Sharon, Fiona and I have been back from Europe since mid-October, and have been reunited with our Roadtrek since mid-November, but driveway camping gets old in a hurry for us. The satisfaction of being back in our Roadtrek wore off, and it began to feel like a grind. Actually, it WAS a grind – my sister already thinks of me as her yardman, and has been encouraging me to branch out into drywall and appliance repair as she looks around and decides what needs fixing. I love my family, but I needed to get out of town.

Gamble Rogers State Recreation Area just north of Daytona is our go-to place for a few days of oceanfront camping near my family – I have written about my techique for snagging spaces made available by last-minute cancellations here before. I got lucky – as soon as I went on the website, there were a couple of days in spot 9, right on the water. With the senior Florida resident discount, it was 30 something dollars for two nights. Such a bargain! We have been hitting Gamble Rogers every winter for the past seven years of fulltiming because it's cheap, directly on the ocean, and we can grab short stretches of available spots on short notice.

When the appointed day came, we packed up, stocked up with a few day's groceries, and noodled on down A1A for a couple of hours, through Saint Augustine and Flagler Beach, until we spotted the familiar water tower that marked the spot. Checking in at the park office to get our rear view mirror hang tag and the gate codes, we learned that the park rangers had taken advantage of the Hurricane Irma evacuation back in September to burn the vegetation between the campsites and the crest of the dune, which was both a safety consideration and an esthetic improvement – it had never been burned in the history of the park, meaning there was a dangerous accumulation of fuel, and the view of the ocean from the campsites improved considerably once it was burned. The hurricane evacuation was their one and only chance – this park is open year-round, and booked six months in advance.

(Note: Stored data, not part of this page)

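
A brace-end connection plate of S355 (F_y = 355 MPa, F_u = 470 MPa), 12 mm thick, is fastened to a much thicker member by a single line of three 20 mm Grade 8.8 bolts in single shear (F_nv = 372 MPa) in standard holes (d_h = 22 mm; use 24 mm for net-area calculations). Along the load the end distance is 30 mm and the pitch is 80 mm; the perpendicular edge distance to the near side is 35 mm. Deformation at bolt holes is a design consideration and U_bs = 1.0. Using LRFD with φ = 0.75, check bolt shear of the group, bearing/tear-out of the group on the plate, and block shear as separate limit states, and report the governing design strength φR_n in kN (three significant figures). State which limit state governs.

263 kN (bolt shear governs)

Bolt shear: A_b = π·20²/4 = 314.2 mm²; R_n = 372 × 314.2 × 3 × 1 / 1000 = 350.6 kN → 0.75 × 350.6 = 263 kN.
Bearing: edge l_c = 19, r_n = 128.6 kN; interior l_c = 58, r_n = 270.7 kN; R_n = 128.6 + 2·270.7 = 670 kN → 503 kN.
Block shear: A_gv = 2280, A_nv = 1560, A_nt = 276 mm²; R_n = min(0.6F_uA_nv, 0.6F_yA_gv) + U_bs·F_u·A_nt = 569.6 kN → 427 kN.
Bolt shear governs: 263 kN.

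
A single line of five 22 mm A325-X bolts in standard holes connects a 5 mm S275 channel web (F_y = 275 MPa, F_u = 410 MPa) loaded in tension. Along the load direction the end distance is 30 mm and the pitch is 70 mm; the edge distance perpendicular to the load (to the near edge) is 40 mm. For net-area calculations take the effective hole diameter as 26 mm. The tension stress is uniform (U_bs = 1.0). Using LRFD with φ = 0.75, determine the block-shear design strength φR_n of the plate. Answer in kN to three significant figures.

220 kN

Shear plane L_v = 30 + 4·70 = 310 mm; A_gv = 310 × 5 = 1550 mm².
A_nv = (310 − 4.5·26) × 5 = 965 mm².
A_nt = (40 − 0.5·26) × 5 = 135 mm².
0.6 F_u A_nv = 237.4 kN; 0.6 F_y A_gv = 255.8 kN → shear rupture governs the shear term.
R_n = 237.4 + 1.0 × 410 × 135 / 1000 = 292.7 kN.
Design strength φR_n = 0.75 × 292.7 = 220 kN.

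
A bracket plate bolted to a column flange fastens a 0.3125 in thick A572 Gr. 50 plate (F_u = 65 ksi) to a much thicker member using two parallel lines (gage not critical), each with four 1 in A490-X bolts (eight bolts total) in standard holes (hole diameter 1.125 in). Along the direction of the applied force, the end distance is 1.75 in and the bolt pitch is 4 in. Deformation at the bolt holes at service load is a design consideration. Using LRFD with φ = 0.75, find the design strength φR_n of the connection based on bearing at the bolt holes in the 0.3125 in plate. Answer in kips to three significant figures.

Per bolt r_n = 1.2 l_c t F_u ≤ 2.4 d t F_u; upper limit = 2.4 × 1 × 0.3125 × 65 = 48.75 kips.
Edge bolt: l_c = 1.75 − 1.125/2 = 1.188 in → 1.2 × 1.188 × 0.3125 × 65 = 28.95 → r_n = 28.95 kips.
Interior bolts: l_c = 4 − 1.125 = 2.875 in → 1.2 × 2.875 × 0.3125 × 65 = 70.08 → r_n = 48.75 kips.
R_n = 2 × 28.95 + 6 × 48.75 = 350.4 kips.
Design strength φR_n = 0.75 × 350.4 = 263 kips.

263 kips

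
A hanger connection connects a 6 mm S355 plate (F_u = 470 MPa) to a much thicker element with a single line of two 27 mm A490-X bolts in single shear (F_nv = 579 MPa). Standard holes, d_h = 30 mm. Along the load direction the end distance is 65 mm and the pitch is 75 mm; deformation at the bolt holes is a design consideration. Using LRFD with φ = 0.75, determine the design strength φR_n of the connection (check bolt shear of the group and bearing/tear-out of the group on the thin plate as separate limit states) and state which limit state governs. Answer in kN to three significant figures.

241 kN (bearing governs)

Bolt shear: A_b = π·27²/4 = 572.6 mm²; R_n = 579 × 572.6 × 2 × 1 / 1000 = 663 kN → 0.75 × 663 = 497 kN.
Bearing (1.2 l_c t F_u ≤ 2.4 d t F_u): upper limit = 2.4·27·6·470 / 1000 = 182.7 kN.
  Edge l_c = 65 − 30/2 = 50 → r_n = 169.2 kN; interior l_c = 75 − 30 = 45 → r_n = 152.3 kN.
  R_n,bearing = 1·169.2 + 1·152.3 = 321.5 kN → 0.75 × 321.5 = 241 kN.
Bearing governs: 241 kN.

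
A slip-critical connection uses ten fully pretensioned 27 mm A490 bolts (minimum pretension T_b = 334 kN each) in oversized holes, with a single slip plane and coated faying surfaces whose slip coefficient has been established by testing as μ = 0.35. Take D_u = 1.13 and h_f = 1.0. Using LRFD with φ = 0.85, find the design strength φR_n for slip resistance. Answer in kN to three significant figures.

R_n = μ · D_u · h_f · T_b · n_s · n_b = 0.35 × 1.13 × 1.0 × 334 × 1 × 10 = 1321 kN.
Design strength φR_n = 0.85 × 1321 = 1120 kN.

1120 kN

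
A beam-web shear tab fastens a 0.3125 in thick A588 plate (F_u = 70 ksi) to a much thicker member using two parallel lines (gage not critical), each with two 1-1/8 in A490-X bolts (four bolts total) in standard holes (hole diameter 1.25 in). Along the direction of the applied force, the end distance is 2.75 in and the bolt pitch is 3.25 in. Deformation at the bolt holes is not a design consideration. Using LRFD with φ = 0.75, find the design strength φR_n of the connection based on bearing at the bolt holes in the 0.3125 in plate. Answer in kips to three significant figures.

203 kips

Per bolt r_n = 1.5 l_c t F_u ≤ 3.0 d t F_u; upper limit = 3.0 × 1.125 × 0.3125 × 70 = 73.83 kips.
Edge bolt: l_c = 2.75 − 1.25/2 = 2.125 in → 1.5 × 2.125 × 0.3125 × 70 = 69.73 → r_n = 69.73 kips.
Interior bolts: l_c = 3.25 − 1.25 = 2 in → 1.5 × 2 × 0.3125 × 70 = 65.62 → r_n = 65.62 kips.
R_n = 2 × 69.73 + 2 × 65.62 = 270.7 kips.
Design strength φR_n = 0.75 × 270.7 = 203 kips.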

Our spot this time used to have a little window in the wall of vegetation that you could see the ocean through – now it's wide open. Palmettos are fire-tolerant; the charred trunks sprouted new fronds almost as soon as the embers cooled.

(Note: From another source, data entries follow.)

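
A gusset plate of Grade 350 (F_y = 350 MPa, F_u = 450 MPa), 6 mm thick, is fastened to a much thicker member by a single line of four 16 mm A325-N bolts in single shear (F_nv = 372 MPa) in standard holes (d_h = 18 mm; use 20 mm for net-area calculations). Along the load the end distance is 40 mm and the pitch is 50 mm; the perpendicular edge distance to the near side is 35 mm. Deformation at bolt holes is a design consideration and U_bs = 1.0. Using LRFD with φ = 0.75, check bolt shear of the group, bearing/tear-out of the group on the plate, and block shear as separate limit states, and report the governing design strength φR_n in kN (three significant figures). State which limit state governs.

196 kN (block shear governs)

Bolt shear: A_b = π·16²/4 = 201.1 mm²; R_n = 372 × 201.1 × 4 × 1 / 1000 = 299.2 kN → 0.75 × 299.2 = 224 kN.
Bearing: edge l_c = 31, r_n = 100.4 kN; interior l_c = 32, r_n = 103.7 kN; R_n = 100.4 + 3·103.7 = 411.5 kN → 309 kN.
Block shear: A_gv = 1140, A_nv = 720, A_nt = 150 mm²; R_n = min(0.6F_uA_nv, 0.6F_yA_gv) + U_bs·F_u·A_nt = 261.9 kN → 196 kN.
Block shear governs: 196 kN.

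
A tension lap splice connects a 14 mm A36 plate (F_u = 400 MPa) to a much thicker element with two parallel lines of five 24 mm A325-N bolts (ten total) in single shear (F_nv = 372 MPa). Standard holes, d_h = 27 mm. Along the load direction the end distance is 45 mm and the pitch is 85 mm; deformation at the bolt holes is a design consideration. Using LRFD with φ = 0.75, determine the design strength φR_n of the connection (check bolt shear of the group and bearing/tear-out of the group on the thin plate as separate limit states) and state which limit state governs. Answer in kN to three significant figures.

Bolt shear: A_b = π·24²/4 = 452.4 mm²; R_n = 372 × 452.4 × 10 × 1 / 1000 = 1683 kN → 0.75 × 1683 = 1260 kN.
Bearing (1.2 l_c t F_u ≤ 2.4 d t F_u): upper limit = 2.4·24·14·400 / 1000 = 322.6 kN.
  Edge l_c = 45 − 27/2 = 31.5 → r_n = 211.7 kN; interior l_c = 85 − 27 = 58 → r_n = 322.6 kN.
  R_n,bearing = 2·211.7 + 8·322.6 = 3004 kN → 0.75 × 3004 = 2250 kN.
Bolt shear governs: 1260 kN.

1260 kN (bolt shear governs)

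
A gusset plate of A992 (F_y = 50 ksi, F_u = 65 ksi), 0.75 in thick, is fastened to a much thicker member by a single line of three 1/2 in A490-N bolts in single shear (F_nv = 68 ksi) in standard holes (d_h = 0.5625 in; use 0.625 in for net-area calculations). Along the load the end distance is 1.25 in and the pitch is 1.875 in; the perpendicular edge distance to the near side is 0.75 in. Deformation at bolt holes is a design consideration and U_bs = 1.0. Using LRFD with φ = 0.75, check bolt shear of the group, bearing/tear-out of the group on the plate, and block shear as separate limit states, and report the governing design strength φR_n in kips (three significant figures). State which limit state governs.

Bolt shear: A_b = π·0.5²/4 = 0.1963 in²; R_n = 68 × 0.1963 × 3 × 1 = 40.06 kips → 0.75 × 40.06 = 30 kips.
Bearing: edge l_c = 0.9688, r_n = 56.67 kips; interior l_c = 1.312, r_n = 58.5 kips; R_n = 56.67 + 2·58.5 = 173.7 kips → 130 kips.
Block shear: A_gv = 3.75, A_nv = 2.578, A_nt = 0.3281 in²; R_n = min(0.6F_uA_nv, 0.6F_yA_gv) + U_bs·F_u·A_nt = 121.9 kips → 91.4 kips.
Bolt shear governs: 30 kips.

30 kips (bolt shear governs)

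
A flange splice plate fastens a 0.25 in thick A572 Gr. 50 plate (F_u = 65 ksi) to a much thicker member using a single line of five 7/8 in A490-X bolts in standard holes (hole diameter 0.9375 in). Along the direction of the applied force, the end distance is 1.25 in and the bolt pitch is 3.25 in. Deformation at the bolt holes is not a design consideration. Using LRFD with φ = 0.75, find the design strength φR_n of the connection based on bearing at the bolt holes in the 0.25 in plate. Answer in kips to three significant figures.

Per bolt r_n = 1.5 l_c t F_u ≤ 3.0 d t F_u; upper limit = 3.0 × 0.875 × 0.25 × 65 = 42.66 kips.
Edge bolt: l_c = 1.25 − 0.9375/2 = 0.7812 in → 1.5 × 0.7812 × 0.25 × 65 = 19.04 → r_n = 19.04 kips.
Interior bolts: l_c = 3.25 − 0.9375 = 2.312 in → 1.5 × 2.312 × 0.25 × 65 = 56.37 → r_n = 42.66 kips.
R_n = 1 × 19.04 + 4 × 42.66 = 189.7 kips.
Design strength φR_n = 0.75 × 189.7 = 142 kips.

142 kips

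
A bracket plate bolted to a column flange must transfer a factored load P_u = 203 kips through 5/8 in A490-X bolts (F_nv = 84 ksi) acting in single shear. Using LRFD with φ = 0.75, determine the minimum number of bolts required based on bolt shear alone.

A_b = π·0.625²/4 = 0.3068 in².
Per-bolt design strength φR_n = 0.75 × 84 × 0.3068 × 1 = 19.33 kips.
n ≥ 203 / 19.33 = 10.5 → use 11 bolts.

11 bolts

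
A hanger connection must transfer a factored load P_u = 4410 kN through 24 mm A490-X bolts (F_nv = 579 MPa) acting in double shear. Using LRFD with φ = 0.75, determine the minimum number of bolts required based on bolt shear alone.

A_b = π·24²/4 = 452.4 mm².
Per-bolt design strength φR_n = 0.75 × 579 × 452.4 × 2 / 1000 = 392.9 kN.
n ≥ 4410 / 392.9 = 11.22 → use 12 bolts.

12 bolts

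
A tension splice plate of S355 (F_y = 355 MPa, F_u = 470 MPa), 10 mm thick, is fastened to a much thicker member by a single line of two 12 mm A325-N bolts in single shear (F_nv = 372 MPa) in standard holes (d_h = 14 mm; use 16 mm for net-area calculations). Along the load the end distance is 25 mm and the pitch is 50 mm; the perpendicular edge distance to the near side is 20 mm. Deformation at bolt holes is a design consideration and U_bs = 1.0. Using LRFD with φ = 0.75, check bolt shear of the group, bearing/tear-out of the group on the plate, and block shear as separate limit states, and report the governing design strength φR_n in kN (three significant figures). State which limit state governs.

63.1 kN (bolt shear governs)

Bolt shear: A_b = π·12²/4 = 113.1 mm²; R_n = 372 × 113.1 × 2 × 1 / 1000 = 84.14 kN → 0.75 × 84.14 = 63.1 kN.
Bearing: edge l_c = 18, r_n = 101.5 kN; interior l_c = 36, r_n = 135.4 kN; R_n = 101.5 + 1·135.4 = 236.9 kN → 178 kN.
Block shear: A_gv = 750, A_nv = 510, A_nt = 120 mm²; R_n = min(0.6F_uA_nv, 0.6F_yA_gv) + U_bs·F_u·A_nt = 200.2 kN → 150 kN.
Bolt shear governs: 63.1 kN.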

Here we are in spot number 9. That's my new Hughesnet Gen5 internet satellite dish, of terrifyingly fast speeds. And terrifying size – it's huge, .98 meters. Ignore the cat, she's always getting in the photos.

 

Back at the beach, where she belongs.

Setup is a breeze – back into your spot, open the rear doors, haul the satellite dishes out and set them up, and then cook dinner. Our couple of days here is the last balmy stretch before some rain and cooler weather comes in on our checkout day Wednesday, sunny and in the mid-70s. It's always warm at night right here on the water (mid-60s), and the locked gate means we can sleep with the back doors open, listening to the surf and watching the full moon rise over the ocean right after dark. A couple of nights here was just the break we needed. Fiona really misses the beach when we've been away for a long time, and we really hadn't been right on the water in months. She sits on her ledge across the back door and monitors the underbrush for rodent and crustacean activity. The land crabs haven't gotten any slower, but she's been losing a step or two as she gets older, so actual captures of wildlife are non-existent. All she has is the thrill of the chase.